CS 170 is also recommended for students who anticipate further coursework in CS or substantive computing in other disciplines

### CS 171: Introduction to Computer Science II

This course is a continuation of CS 170 which further explores programming with Java. The emphasis is on the theory and implementation of data structures, algorithms, and object-oriented design. The problem of storing and searching for data is examined, and several approaches to this problem are evaluated for efficiency.Offered in Fall, Spring, and Summer

**Prerequisites:**

CS 170

**Intended Audience:**

CS 171 is intended for students who plan to major, minor, or pursue further coursework in Computer Science

### CS 171Z: Introduction to Computer Science II

CS 171Z is a permission-only course for students with prior programming experience.
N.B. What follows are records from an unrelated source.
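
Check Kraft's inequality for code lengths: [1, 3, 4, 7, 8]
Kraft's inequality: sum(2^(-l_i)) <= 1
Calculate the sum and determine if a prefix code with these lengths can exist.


Sum = 2^(-1) + 2^(-3) + 2^(-4) + 2^(-7) + 2^(-8)
    = 0.5 + 0.125 + 0.0625 + 0.0078125 + 0.00390625
    = 179/256 = 0.69921875
Since 0.69921875 <= 1, Kraft's inequality IS satisfied.
A prefix code with these lengths CAN exist.

Kraft sum = 0.69921875. Satisfied.


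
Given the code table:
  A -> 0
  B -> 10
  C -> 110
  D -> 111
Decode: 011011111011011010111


Decoding:
0 -> A
110 -> C
111 -> D
110 -> C
110 -> C
110 -> C
10 -> B
111 -> D


Result: ACDCCCBD


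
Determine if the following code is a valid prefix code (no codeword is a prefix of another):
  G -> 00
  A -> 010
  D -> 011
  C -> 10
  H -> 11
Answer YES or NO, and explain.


Checking each pair (does one codeword prefix another?):
  G='00' vs A='010': no prefix
  G='00' vs D='011': no prefix
  G='00' vs C='10': no prefix
  G='00' vs H='11': no prefix
  A='010' vs G='00': no prefix
  A='010' vs D='011': no prefix
  A='010' vs C='10': no prefix
  A='010' vs H='11': no prefix
  D='011' vs G='00': no prefix
  D='011' vs A='010': no prefix
  D='011' vs C='10': no prefix
  D='011' vs H='11': no prefix
  C='10' vs G='00': no prefix
  C='10' vs A='010': no prefix
  C='10' vs D='011': no prefix
  C='10' vs H='11': no prefix
  H='11' vs G='00': no prefix
  H='11' vs A='010': no prefix
  H='11' vs D='011': no prefix
  H='11' vs C='10': no prefix
No violation found over all pairs.

YES -- this is a valid prefix code. No codeword is a prefix of any other codeword.


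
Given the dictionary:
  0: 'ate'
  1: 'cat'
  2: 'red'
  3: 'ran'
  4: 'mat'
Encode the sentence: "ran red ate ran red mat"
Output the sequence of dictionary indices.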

Students should have substantial coding experience in Java (for example AP CS) including data types, loops, arrays, functions/methods, and classes. The course combines a quick review of CS170 with an accelerated coverage of CS171. Programming projects are typically more complex and larger in scope than CS171, and some topics not found in CS171 may also be discussed.Students who wish to take this course must request permission by writing to cs171z@mathcs.emory.edu. You must include a screen shot of your Computer Science AP credit or your prior Java programming experience. Offered in Fall only

**Prerequisites:**

• Computer Science AP credit, or

• Prior Java programming experience

**Intended Audience:**

CS 171Z is intended for accelerated students who plan to major, minor, or pursue further coursework in Computer Science.